I’ve been curious about the long-term Lyme regimens from the antibiotic-resistance POV: whether giving Lyme patients such long courses of antibiotics would encourage the development or spread of resistant organisms. (NB, I don’t know of any research that would answer that question, but if anyone does, cites would be welcome.)
Today, though, I spotted a new paper that describes an unintended consequence I hadn’t thought of: the death of a Lyme patient from Clostridium difficile or C.diff, an infection that becomes more likely after long courses of antibiotics.
Quick lesson: C. diff (here’s the CDC info page) is a toxin-producing bacteria that causes a life-threatening infection of the gut. It’s normally resident in the intestines, but can roar out of control when prolonged courses of antibiotics wipe out the gut’s complex and very abundant population of bacteria. (Ed Yong’s post from a few days ago has excellent detail on the gut microbiome.) C. diff is rising in incidence, becoming drug-resistant, and also is extraordinarily difficult to eradicate from hospital environments — because it is spore-forming and thus protected against the alcohol in the hand gels that hospitals have encouraged in order to balance the need for hand hygiene with the time consumed by hand washing.
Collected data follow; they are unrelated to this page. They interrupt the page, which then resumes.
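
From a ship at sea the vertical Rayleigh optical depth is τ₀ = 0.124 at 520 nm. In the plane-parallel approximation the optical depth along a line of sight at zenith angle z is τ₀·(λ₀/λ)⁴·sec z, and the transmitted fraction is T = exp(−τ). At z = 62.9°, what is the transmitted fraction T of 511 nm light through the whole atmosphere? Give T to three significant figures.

sec 62.9° = 2.1952.
τ = 0.124 × (520/511)⁴ × 2.1952 = 0.124 × 1.0723 × 2.1952 = 0.2919.
T = exp(−0.2919) = 0.7469.

0.747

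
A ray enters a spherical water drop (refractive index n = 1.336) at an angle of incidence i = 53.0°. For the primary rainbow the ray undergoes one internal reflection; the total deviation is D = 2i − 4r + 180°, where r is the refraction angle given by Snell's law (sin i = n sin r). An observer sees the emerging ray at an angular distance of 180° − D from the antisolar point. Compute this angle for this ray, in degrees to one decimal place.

40.8°

sin r = sin 53.0° / 1.336 = 0.7986/1.336 = 0.5978; r = 36.71°.
D = 2·53.0° − 4·36.71° + 180° = 106.00° − 146.84° + 180° = 139.16°.
Angle from antisolar point = 180° − D = 40.84°.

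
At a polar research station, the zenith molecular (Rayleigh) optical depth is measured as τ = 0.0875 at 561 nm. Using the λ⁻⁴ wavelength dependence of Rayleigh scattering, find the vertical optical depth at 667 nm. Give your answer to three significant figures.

0.0438

τ(667 nm) = τ(561 nm) × (561/667)⁴ = 0.0875 × (0.8411)⁴ = 0.0875 × 0.5004 = 0.0438.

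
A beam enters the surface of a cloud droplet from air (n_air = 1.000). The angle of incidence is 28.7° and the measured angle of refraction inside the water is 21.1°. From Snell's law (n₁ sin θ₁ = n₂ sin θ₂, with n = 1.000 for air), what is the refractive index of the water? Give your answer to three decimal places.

1.334

n = sin θ_i / sin θ_r = sin 28.7° / sin 21.1° = 0.4802 / 0.3600 = 1.3340.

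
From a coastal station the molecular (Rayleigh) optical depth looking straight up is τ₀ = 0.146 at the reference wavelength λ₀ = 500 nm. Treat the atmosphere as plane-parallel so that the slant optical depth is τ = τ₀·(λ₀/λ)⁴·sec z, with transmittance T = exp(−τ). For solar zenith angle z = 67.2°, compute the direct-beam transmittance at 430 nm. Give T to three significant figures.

sec 67.2° = 2.5805.
τ = 0.146 × (500/430)⁴ × 2.5805 = 0.146 × 1.8281 × 2.5805 = 0.6888.
T = exp(−0.6888) = 0.5022.

0.502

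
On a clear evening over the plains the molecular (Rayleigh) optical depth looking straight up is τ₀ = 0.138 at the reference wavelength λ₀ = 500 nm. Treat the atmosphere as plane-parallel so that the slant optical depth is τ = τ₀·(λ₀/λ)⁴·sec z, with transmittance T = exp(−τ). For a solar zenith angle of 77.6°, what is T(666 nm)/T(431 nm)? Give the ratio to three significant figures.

Airmass: sec 77.6° = 4.6569.
τ(666 nm) = 0.138 × (500/666)⁴ × 4.6569 = 0.138 × 0.3177 × 4.6569 = 0.2042.
τ(431 nm) = 0.138 × (500/431)⁴ × 4.6569 = 0.138 × 1.8112 × 4.6569 = 1.1640.
T(666)/T(431) = exp(τ_B − τ_A) = exp(0.9598) = 2.6112.

2.61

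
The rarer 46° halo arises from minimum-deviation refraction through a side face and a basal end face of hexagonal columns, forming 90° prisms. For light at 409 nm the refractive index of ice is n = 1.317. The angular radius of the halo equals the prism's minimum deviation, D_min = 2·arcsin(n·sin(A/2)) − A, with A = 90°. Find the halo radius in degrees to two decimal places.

n·sin(A/2) = 1.317 × sin 45° = 1.317 × 0.7071 = 0.9313.
D_min = 2·arcsin(0.9313) − 90° = 2 × 68.632° − 90° = 47.264°.

47.26°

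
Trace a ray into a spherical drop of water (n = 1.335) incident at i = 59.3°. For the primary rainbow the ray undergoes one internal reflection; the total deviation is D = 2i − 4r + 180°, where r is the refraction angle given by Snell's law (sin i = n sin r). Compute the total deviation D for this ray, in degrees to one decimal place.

sin r = sin 59.3° / 1.335 = 0.8599/1.335 = 0.6441; r = 40.10°.
D = 2·59.3° − 4·40.10° + 180° = 118.60° − 160.39° + 180° = 138.21°.

138.2°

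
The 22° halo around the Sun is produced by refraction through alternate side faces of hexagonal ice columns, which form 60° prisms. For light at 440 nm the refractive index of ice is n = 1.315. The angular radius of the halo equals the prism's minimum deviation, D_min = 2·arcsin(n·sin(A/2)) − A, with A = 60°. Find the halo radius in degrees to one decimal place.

n·sin(A/2) = 1.315 × sin 30° = 1.315 × 0.5000 = 0.6575.
D_min = 2·arcsin(0.6575) − 60° = 2 × 41.109° − 60° = 22.219°.

22.2°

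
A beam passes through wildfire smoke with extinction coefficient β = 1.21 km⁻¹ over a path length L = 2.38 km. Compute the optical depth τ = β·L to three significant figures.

τ = β·L = 1.21 × 2.38 = 2.8798.

2.88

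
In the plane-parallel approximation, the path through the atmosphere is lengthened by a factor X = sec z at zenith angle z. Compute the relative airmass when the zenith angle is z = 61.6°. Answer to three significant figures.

X = sec z = 1/cos 61.6° = 1/0.4756 = 2.1025.

2.10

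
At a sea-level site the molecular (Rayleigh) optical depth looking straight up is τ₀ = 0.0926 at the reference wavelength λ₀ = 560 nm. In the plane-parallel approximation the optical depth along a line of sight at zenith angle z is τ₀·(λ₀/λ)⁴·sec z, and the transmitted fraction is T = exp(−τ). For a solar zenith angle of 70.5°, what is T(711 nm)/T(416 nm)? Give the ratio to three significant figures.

Airmass: sec 70.5° = 2.9957.
τ(711 nm) = 0.0926 × (560/711)⁴ × 2.9957 = 0.0926 × 0.3848 × 2.9957 = 0.1068.
τ(416 nm) = 0.0926 × (560/416)⁴ × 2.9957 = 0.0926 × 3.2838 × 2.9957 = 0.9109.
T(711)/T(416) = exp(τ_B − τ_A) = exp(0.8042) = 2.2349.

2.23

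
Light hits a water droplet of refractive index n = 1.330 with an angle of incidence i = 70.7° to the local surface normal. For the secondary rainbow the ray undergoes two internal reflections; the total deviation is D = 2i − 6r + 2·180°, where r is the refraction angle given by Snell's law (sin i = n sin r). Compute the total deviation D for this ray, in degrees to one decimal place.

sin r = sin 70.7° / 1.330 = 0.9438/1.330 = 0.7096; r = 45.20°.
D = 2·70.7° − 6·45.20° + 2·180° = 141.40° − 271.23° + 360° = 230.17°.

230.2°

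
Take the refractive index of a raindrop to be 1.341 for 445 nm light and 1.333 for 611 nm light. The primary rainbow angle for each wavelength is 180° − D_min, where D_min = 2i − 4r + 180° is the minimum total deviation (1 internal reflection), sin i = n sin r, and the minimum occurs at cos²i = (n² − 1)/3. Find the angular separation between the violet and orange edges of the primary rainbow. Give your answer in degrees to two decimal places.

1.15°

At 445 nm (n = 1.341): cos²i = 0.26609 → i = 58.946°, r = 39.705°, D_min = 139.071°, rainbow angle = 40.929°.
At 611 nm (n = 1.333): cos²i = 0.25896 → i = 59.410°, r = 40.225°, D_min = 137.922°, rainbow angle = 42.078°.
Angular width = |40.929° − 42.078°| = 1.149°.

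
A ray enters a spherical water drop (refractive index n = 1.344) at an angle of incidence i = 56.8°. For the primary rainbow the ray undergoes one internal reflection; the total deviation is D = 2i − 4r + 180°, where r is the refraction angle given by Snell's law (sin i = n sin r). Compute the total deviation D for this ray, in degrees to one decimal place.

sin r = sin 56.8° / 1.344 = 0.8368/1.344 = 0.6226; r = 38.51°.
D = 2·56.8° − 4·38.51° + 180° = 113.60° − 154.02° + 180° = 139.58°.

139.6°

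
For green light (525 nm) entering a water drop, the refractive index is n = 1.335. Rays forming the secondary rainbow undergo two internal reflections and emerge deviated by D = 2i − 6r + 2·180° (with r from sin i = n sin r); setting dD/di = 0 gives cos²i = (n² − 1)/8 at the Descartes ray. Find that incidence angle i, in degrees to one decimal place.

71.8°

cos²i = (1.335² − 1)/8 = (1.78222 − 1)/8 = 0.09778.
cos i = 0.31269, so i = 71.778°.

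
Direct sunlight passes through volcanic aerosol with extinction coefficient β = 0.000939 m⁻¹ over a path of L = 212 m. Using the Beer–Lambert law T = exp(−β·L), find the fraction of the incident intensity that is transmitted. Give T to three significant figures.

0.819

τ = β·L = 0.000939 × 212 = 0.1991.
T = exp(−0.1991) = 0.8195.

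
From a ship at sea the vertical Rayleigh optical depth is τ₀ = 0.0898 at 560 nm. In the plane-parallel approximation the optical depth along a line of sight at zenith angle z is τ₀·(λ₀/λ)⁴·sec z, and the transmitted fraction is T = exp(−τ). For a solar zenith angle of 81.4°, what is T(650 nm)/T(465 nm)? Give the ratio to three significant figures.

Airmass: sec 81.4° = 6.6874.
τ(650 nm) = 0.0898 × (560/650)⁴ × 6.6874 = 0.0898 × 0.5509 × 6.6874 = 0.3309.
τ(465 nm) = 0.0898 × (560/465)⁴ × 6.6874 = 0.0898 × 2.1035 × 6.6874 = 1.2632.
T(650)/T(465) = exp(τ_B − τ_A) = exp(0.9324) = 2.5405.

2.54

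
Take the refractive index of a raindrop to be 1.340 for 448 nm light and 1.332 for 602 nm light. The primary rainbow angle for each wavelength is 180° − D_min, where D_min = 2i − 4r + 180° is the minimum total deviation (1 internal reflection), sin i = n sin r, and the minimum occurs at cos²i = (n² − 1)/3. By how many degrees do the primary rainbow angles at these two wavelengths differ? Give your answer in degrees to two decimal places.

1.15°

At 448 nm (n = 1.340): cos²i = 0.26520 → i = 59.004°, r = 39.770°, D_min = 138.929°, rainbow angle = 41.071°.
At 602 nm (n = 1.332): cos²i = 0.25807 → i = 59.469°, r = 40.290°, D_min = 137.776°, rainbow angle = 42.224°.
Angular width = |41.071° − 42.224°| = 1.153°.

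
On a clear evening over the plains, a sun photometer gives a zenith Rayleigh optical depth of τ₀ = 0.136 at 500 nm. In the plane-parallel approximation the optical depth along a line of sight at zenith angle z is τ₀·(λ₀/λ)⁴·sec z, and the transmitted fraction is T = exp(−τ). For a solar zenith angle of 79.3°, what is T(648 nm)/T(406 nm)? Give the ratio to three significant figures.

Airmass: sec 79.3° = 5.3860.
τ(648 nm) = 0.136 × (500/648)⁴ × 5.3860 = 0.136 × 0.3545 × 5.3860 = 0.2596.
τ(406 nm) = 0.136 × (500/406)⁴ × 5.3860 = 0.136 × 2.3003 × 5.3860 = 1.6849.
T(648)/T(406) = exp(τ_B − τ_A) = exp(1.4253) = 4.1590.

4.16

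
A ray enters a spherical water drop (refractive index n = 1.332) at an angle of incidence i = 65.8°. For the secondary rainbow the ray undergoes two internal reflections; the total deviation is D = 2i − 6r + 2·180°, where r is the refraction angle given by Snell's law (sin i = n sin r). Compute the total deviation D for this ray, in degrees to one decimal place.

232.3°

sin r = sin 65.8° / 1.332 = 0.9121/1.332 = 0.6848; r = 43.22°.
D = 2·65.8° − 6·43.22° + 2·180° = 131.60° − 259.31° + 360° = 232.29°.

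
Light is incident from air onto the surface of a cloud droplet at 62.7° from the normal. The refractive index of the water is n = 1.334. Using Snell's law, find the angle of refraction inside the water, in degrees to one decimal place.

Snell: sin θ_r = sin θ_i / n = sin 62.7° / 1.334 = 0.8886 / 1.334 = 0.6661.
θ_r = arcsin(0.6661) = 41.77°.

41.8°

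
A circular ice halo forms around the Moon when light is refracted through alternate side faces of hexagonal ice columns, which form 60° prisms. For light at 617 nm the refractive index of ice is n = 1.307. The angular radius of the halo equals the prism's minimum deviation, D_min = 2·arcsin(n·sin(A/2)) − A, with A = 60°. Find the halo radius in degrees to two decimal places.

21.61°

n·sin(A/2) = 1.307 × sin 30° = 1.307 × 0.5000 = 0.6535.
D_min = 2·arcsin(0.6535) − 60° = 2 × 40.806° − 60° = 21.612°.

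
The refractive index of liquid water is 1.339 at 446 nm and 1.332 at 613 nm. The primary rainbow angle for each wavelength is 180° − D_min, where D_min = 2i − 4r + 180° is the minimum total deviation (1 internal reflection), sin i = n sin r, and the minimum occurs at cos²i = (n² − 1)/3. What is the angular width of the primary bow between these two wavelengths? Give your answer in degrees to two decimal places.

At 446 nm (n = 1.339): cos²i = 0.26431 → i = 59.062°, r = 39.834°, D_min = 138.786°, rainbow angle = 41.214°.
At 613 nm (n = 1.332): cos²i = 0.25807 → i = 59.469°, r = 40.290°, D_min = 137.776°, rainbow angle = 42.224°.
Angular width = |41.214° − 42.224°| = 1.010°.

1.01°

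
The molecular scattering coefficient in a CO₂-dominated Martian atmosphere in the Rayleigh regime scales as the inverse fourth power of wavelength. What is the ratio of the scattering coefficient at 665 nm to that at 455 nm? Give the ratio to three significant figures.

0.219

Rayleigh scattering ∝ λ⁻⁴, so the ratio of coefficients is the inverse fourth power of the wavelength ratio.
σ(665)/σ(455) = (455/665)⁴ = (0.6842)⁴ = 0.2192.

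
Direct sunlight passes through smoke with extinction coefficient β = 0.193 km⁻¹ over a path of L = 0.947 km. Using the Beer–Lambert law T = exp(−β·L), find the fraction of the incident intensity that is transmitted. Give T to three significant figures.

τ = β·L = 0.193 × 0.947 = 0.1828.
T = exp(−0.1828) = 0.8330.

0.833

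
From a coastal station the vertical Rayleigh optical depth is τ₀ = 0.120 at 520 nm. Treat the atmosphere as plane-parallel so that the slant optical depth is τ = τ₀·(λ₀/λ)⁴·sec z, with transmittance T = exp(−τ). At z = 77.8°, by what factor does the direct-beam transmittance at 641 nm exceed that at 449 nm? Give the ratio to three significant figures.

2.17

Airmass: sec 77.8° = 4.7321.
τ(641 nm) = 0.120 × (520/641)⁴ × 4.7321 = 0.120 × 0.4331 × 4.7321 = 0.2459.
τ(449 nm) = 0.120 × (520/449)⁴ × 4.7321 = 0.120 × 1.7990 × 4.7321 = 1.0215.
T(641)/T(449) = exp(τ_B − τ_A) = exp(0.7756) = 2.1719.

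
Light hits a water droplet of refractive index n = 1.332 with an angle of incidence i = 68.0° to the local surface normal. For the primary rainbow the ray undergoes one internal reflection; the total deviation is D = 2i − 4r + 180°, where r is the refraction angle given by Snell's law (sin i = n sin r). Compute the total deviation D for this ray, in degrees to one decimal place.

139.5°

sin r = sin 68.0° / 1.332 = 0.9272/1.332 = 0.6961; r = 44.11°.
D = 2·68.0° − 4·44.11° + 180° = 136.00° − 176.45° + 180° = 139.55°.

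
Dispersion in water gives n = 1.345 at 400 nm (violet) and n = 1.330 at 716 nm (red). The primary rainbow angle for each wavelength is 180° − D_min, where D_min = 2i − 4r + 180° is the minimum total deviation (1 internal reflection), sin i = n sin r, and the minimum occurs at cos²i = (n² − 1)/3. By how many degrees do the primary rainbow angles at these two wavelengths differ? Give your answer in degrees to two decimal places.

2.15°

At 400 nm (n = 1.345): cos²i = 0.26967 → i = 58.715°, r = 39.448°, D_min = 139.635°, rainbow angle = 40.365°.
At 716 nm (n = 1.330): cos²i = 0.25630 → i = 59.585°, r = 40.422°, D_min = 137.484°, rainbow angle = 42.516°.
Angular width = |40.365° − 42.516°| = 2.152°.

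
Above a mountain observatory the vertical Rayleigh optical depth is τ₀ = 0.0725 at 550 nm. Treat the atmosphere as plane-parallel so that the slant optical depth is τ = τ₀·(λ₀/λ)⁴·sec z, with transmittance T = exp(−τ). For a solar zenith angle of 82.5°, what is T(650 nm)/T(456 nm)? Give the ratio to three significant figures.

2.44

Airmass: sec 82.5° = 7.6613.
τ(650 nm) = 0.0725 × (550/650)⁴ × 7.6613 = 0.0725 × 0.5126 × 7.6613 = 0.2847.
τ(456 nm) = 0.0725 × (550/456)⁴ × 7.6613 = 0.0725 × 2.1164 × 7.6613 = 1.1755.
T(650)/T(456) = exp(τ_B − τ_A) = exp(0.8908) = 2.4371.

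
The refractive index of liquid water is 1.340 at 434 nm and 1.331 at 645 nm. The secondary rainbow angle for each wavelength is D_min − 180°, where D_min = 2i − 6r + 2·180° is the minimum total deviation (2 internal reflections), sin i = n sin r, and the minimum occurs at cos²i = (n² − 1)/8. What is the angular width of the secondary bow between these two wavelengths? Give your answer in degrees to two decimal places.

2.34°

At 434 nm (n = 1.340): cos²i = 0.09945 → i = 71.618°, r = 45.088°, D_min = 232.709°, rainbow angle = 52.709°.
At 645 nm (n = 1.331): cos²i = 0.09645 → i = 71.907°, r = 45.575°, D_min = 230.365°, rainbow angle = 50.365°.
Angular width = |52.709° − 50.365°| = 2.344°.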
The paper, a letter to Clinical Infectious Diseases by representatives of the Minnesota Department of Health (Holzbauer et al., DOI: 10.1086/654808), describes the experience of a 52-year-old woman who had Lyme-like symptoms for about 5 years. She consulted a doctor in June 2009, was tested for Lyme, and was put on 5 weeks of doxycycline. She got better, but then her symptoms returned, and she sought care from a different physician who prescribed an additional 2- to 4-month course of two other antibiotics.
Five weeks after initiating this therapy, the patient developed diarrhea for 3 days and received a diagnosis of C. difficile colitis. … The patient was started on oral metronidazole therapy but was hospitalized 2 days later with severe abdominal pain secondary to diffuse colitis and abdominal ascites. The next morning, she experienced cardiac arrest twice and succumbed to cardiac arrest during an emergency [removal of her colon].
I’ve been talking to Lyme patients recently, including some who decided to take long-term antibiotic regimens. Some of them describe themselves as sick enough to take any risk in an attempt to get better. I wonder whether it’s made clear to them how substantial the risks might be.